Fonte: Vento vadio: as crônicas de Antônio Maria. Pesquisa, organização e introdução de Guilherme Tauil,Todavia, 2021, pp.128-129. Publicada, originalmente, no jornal O Globo, de 28/08/1973.

É bom dormir cedo. Deitar com um cansaço maior que o pensamento e, sentindo uma espécie de sal dentro das pálpebras, descobrir que os ruídos se estão distanciando. O homem se felicita de não ser apenas uma efervescência de ideias, de ter ainda uma química humana que o rende, que o prostra. O homem intenso, que dorme sem sonhar. Acorda com a luz e os passarinhos da manhã. Vê o relógio. Dormiu quase oito horas, como todas as pessoas livres que prezam, acima de tudo, o direito de si mesmas. Olha ao longo do dia, que está começando. Um dia enorme, confortável. Não precisa correr. As horas são muitas. Pode escrever, nadar, receber, pagar, ir ao alfaiate, iniciar um tratamento de dentes. Tudo, menos sonhar. Os sonhos constroem com uma das piores matérias-primas do mundo – o nada. A perfeição do nada é fascinante. E só se deve construir com pedras e verdades. Uma casa ou uma felicidade precisa ser feita com as mãos. Jamais com palavras. A palavra substitui e relega o feito.
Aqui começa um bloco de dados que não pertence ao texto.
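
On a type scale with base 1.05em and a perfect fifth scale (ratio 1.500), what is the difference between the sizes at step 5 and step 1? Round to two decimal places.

6.40em

Step 1: 1.05 × 1.500 = 1.5750em
Step 5: 1.05 × 1.500⁵ = 7.9734em
Difference: 7.9734 − 1.5750 = 6.3984em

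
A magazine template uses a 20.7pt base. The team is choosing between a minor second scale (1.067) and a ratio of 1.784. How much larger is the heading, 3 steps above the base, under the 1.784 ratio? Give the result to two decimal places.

Minor second: 20.7 × 1.067³ = 25.1457pt
At 1.784: 20.7 × 1.784³ = 117.5317pt
Difference: 117.5317 − 25.1457 = 92.3860pt

92.39pt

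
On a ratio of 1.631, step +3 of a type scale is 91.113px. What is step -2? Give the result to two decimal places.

91.113 ÷ 1.631⁵ = 91.113 ÷ 11.54170 ≈ 7.894

7.89px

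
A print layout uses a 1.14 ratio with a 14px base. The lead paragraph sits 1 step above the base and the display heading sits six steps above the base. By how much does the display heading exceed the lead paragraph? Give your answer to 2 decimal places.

14.77px

Step 1: 14.0 × 1.14 = 15.9600px
Step 6: 14.0 × 1.14⁶ = 30.7296px
Difference: 30.7296 − 15.9600 = 14.7696px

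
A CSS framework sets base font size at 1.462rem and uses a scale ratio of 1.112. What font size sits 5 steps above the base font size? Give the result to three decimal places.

1.462 × 1.112⁵ = 1.462 × 1.70029 ≈ 2.486

2.486rem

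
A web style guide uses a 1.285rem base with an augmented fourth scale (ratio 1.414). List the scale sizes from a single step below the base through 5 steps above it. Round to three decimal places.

Step -1: 1.285 ÷ 1.414 = 0.909
Step 0: 1.285rem
Step 1: 1.285 × 1.414 = 1.817
Step 2: 1.285 × 1.414² = 2.569
Step 3: 1.285 × 1.414³ = 3.633
Step 4: 1.285 × 1.414⁴ = 5.137
Step 5: 1.285 × 1.414⁵ = 7.264

0.909rem, 1.285rem, 1.817rem, 2.569rem, 3.633rem, 5.137rem, 7.264rem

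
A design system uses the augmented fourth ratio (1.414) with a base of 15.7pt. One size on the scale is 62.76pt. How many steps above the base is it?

1.414ⁿ = 62.76 / 15.7 = 3.9975
n = ln(3.9975) / ln(1.414) = 1.3857 / 0.3464 ≈ 4.00

4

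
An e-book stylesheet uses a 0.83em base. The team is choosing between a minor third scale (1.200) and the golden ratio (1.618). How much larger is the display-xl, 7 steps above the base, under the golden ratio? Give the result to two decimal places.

21.12em

Minor third: 0.83 × 1.200⁷ = 2.9740em
Golden ratio: 0.83 × 1.618⁷ = 24.0950em
Difference: 24.0950 − 2.9740 = 21.1210em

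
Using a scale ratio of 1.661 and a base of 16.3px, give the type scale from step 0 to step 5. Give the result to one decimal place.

16.3px, 27.1px, 45.0px, 74.7px, 124.1px, 206.1px

Step 0: 16.3px
Step 1: 16.3 × 1.661 = 27.1
Step 2: 16.3 × 1.661² = 45.0
Step 3: 16.3 × 1.661³ = 74.7
Step 4: 16.3 × 1.661⁴ = 124.1
Step 5: 16.3 × 1.661⁵ = 206.1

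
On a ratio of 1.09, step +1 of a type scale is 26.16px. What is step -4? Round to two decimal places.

Moving from step +1 to step -4 is 5 steps down, so divide by r⁵.
26.16 ÷ 1.09⁵ = 26.16 ÷ 1.53862 ≈ 17.002

17.00px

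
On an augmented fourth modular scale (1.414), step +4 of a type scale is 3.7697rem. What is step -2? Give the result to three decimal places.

Moving from step +4 to step -2 is 6 steps down, so divide by r⁶.
3.7697 ÷ 1.414⁶ = 3.7697 ÷ 7.99275 ≈ 0.472

0.472rem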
Em vez de se contar uma história, devia-se estar fazendo constantemente alguma coisa com as mãos: uma estátua, um cigarro de palha, um carinho. A palavra sempre intrigou e desuniu. As mãos muito menos.
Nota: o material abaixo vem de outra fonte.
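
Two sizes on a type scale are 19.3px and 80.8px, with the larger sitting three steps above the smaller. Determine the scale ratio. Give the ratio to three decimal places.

1.612

The ratio satisfies 19.3 × r³ = 80.8, so r = (80.8 / 19.3)^(1/3).
r = 4.1865^(1/3) ≈ 1.6117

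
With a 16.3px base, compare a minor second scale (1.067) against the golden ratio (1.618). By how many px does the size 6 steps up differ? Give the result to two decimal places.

268.40px

Minor second: 16.3 × 1.067⁶ = 24.0533px
Golden ratio: 16.3 × 1.618⁶ = 292.4548px
Difference: 292.4548 − 24.0533 = 268.4015px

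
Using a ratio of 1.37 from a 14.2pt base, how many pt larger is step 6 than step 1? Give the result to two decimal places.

74.43pt

Step 1: 14.2 × 1.37 = 19.4540pt
Step 6: 14.2 × 1.37⁶ = 93.8884pt
Difference: 93.8884 − 19.4540 = 74.4344pt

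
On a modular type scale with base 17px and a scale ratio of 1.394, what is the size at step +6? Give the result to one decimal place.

17.0 × 1.394⁶ = 17.0 × 7.33798 ≈ 124.75

124.7px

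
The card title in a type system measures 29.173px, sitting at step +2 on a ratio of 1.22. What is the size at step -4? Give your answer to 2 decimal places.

8.85px

The gap is -4 − (2) = -6 steps, so the factor is 1.22^-6.
29.173 ÷ 1.22⁶ = 29.173 ÷ 3.29730 ≈ 8.848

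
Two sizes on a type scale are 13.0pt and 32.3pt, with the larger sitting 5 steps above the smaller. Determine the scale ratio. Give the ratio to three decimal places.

1.200

The ratio satisfies 13.0 × r⁵ = 32.3, so r = (32.3 / 13.0)^(1/5).
r = 2.4846^(1/5) ≈ 1.1996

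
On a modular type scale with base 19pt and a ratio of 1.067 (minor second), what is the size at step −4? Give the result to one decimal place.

14.7pt

19.0 ÷ 1.067⁴ = 19.0 ÷ 1.29616 ≈ 14.66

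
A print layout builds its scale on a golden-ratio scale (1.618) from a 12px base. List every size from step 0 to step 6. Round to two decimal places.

Step 0: 12px
Step 1: 12.0 × 1.618 = 19.42
Step 2: 12.0 × 1.618² = 31.42
Step 3: 12.0 × 1.618³ = 50.83
Step 4: 12.0 × 1.618⁴ = 82.24
Step 5: 12.0 × 1.618⁵ = 133.07
Step 6: 12.0 × 1.618⁶ = 215.30

12.00px, 19.42px, 31.42px, 50.83px, 82.24px, 133.07px, 215.30px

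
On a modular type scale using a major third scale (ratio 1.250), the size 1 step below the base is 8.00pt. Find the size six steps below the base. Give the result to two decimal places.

8.00 ÷ 1.250⁵ = 8.00 ÷ 3.05176 ≈ 2.621

2.62pt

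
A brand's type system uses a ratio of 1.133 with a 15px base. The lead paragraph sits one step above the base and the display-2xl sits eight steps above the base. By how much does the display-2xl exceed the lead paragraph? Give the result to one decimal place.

23.7px

Step 1: 15.0 × 1.133 = 16.995px
Step 8: 15.0 × 1.133⁸ = 40.732px
Difference: 40.732 − 16.995 = 23.737px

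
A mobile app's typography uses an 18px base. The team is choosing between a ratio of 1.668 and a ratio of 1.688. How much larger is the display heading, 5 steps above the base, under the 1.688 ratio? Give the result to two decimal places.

14.27px

At 1.668: 18.0 × 1.668⁵ = 232.4089px
At 1.688: 18.0 × 1.688⁵ = 246.6804px
Difference: 246.6804 − 232.4089 = 14.2715px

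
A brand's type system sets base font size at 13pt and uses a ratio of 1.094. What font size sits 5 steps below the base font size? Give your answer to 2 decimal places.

13.0 ÷ 1.094⁵ = 13.0 ÷ 1.56706 ≈ 8.30

8.30pt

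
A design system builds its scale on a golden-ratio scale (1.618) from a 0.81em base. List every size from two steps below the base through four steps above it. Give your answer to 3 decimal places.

Step -2: 0.81 ÷ 1.618² = 0.309
Step -1: 0.81 ÷ 1.618 = 0.501
Step 0: 0.81em
Step 1: 0.81 × 1.618 = 1.311
Step 2: 0.81 × 1.618² = 2.121
Step 3: 0.81 × 1.618³ = 3.431
Step 4: 0.81 × 1.618⁴ = 5.551

0.309em, 0.501em, 0.810em, 1.311em, 2.121em, 3.431em, 5.551em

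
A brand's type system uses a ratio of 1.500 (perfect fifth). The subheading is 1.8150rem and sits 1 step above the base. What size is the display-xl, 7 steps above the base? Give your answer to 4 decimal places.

20.6740rem

Moving from step +1 to step +7 is 6 steps up, so multiply by r⁶.
1.8150 × 1.500⁶ = 1.8150 × 11.39062 ≈ 20.6740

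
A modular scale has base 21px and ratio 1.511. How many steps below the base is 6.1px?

3

1.511ⁿ = 21 / 6.1 = 3.4426
n = ln(3.4426) / ln(1.511) = 1.2362 / 0.4128 ≈ 2.99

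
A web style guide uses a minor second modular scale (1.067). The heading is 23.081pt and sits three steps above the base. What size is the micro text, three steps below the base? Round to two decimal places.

15.64pt

23.081 ÷ 1.067⁶ = 23.081 ÷ 1.47566 ≈ 15.641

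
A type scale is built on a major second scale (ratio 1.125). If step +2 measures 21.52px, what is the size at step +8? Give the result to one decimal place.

Moving from step +2 to step +8 is 6 steps up, so multiply by r⁶.
21.52 × 1.125⁶ = 21.52 × 2.02729 ≈ 43.627

43.6px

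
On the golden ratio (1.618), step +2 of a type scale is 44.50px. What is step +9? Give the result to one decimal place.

1291.8px

44.50 × 1.618⁷ = 44.50 × 29.03017 ≈ 1291.843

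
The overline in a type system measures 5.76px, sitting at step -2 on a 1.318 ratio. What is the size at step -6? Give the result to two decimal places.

1.91px

Moving from step -2 to step -6 is 4 steps down, so divide by r⁴.
5.76 ÷ 1.318⁴ = 5.76 ÷ 3.01760 ≈ 1.909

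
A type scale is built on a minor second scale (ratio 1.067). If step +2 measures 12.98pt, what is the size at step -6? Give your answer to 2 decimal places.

7.73pt

The gap is -6 − (2) = -8 steps, so the factor is 1.067^-8.
12.98 ÷ 1.067⁸ = 12.98 ÷ 1.68002 ≈ 7.726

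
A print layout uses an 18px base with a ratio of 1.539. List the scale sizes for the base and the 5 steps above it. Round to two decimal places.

Step 0: 18px
Step 1: 18.0 × 1.539 = 27.70
Step 2: 18.0 × 1.539² = 42.63
Step 3: 18.0 × 1.539³ = 65.61
Step 4: 18.0 × 1.539⁴ = 100.98
Step 5: 18.0 × 1.539⁵ = 155.41

18.00px, 27.70px, 42.63px, 65.61px, 100.98px, 155.41px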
O homem olha as suas mãos sem feitos e procura recuperar-lhes a intimidade. Torná-las úteis e proveitosas.

O dia está lindo na avenida Atlântica. Em frente, a Ilha Rasa, desanuviada e nítida. A velha fortaleza, mais ou menos inútil como todas as fortalezas, onde uma corneta dá ordens várias vezes por dia. Uma mulher entra no mar, sem hesitação de medo ou de frio. E vai nadando, quase sem fazer espuma. Está fazendo alguma coisa. Não está pensando muito. As pessoas competentes estão muito acima das inspiradas. Vem-se da infância como de uma pátria. A maturidade é um exílio, no qual há que se proceder com dignidade. Meu corpo é meu e deve, cada vez mais, apossar-se da minha alma. Livrá-la de lacerações às vezes tão imerecidas. Não devo fazer poesia com minha alma. É preciso manter a intensidade das tendências. Comer, por exemplo. Comer com manteiga, com arroz, molho e pão. Um homem afrontado, depois de uma comida gorda, é um homem mais próximo de suas purezas. E o dia se estende aos meus pés como uma passadeira enorme. Devo caminhar sobre o dia o mais possível e misturar-me às multidões que suam, que sobem e descem escadas, que fazem fita e esperam, que empurram, que enfrentam oponentes reais de carne e osso e cantam, mesmo sem razão. O dia está tão grande à minha frente que, para fazer tudo o que preciso, nem é preciso chegar ao seu fim.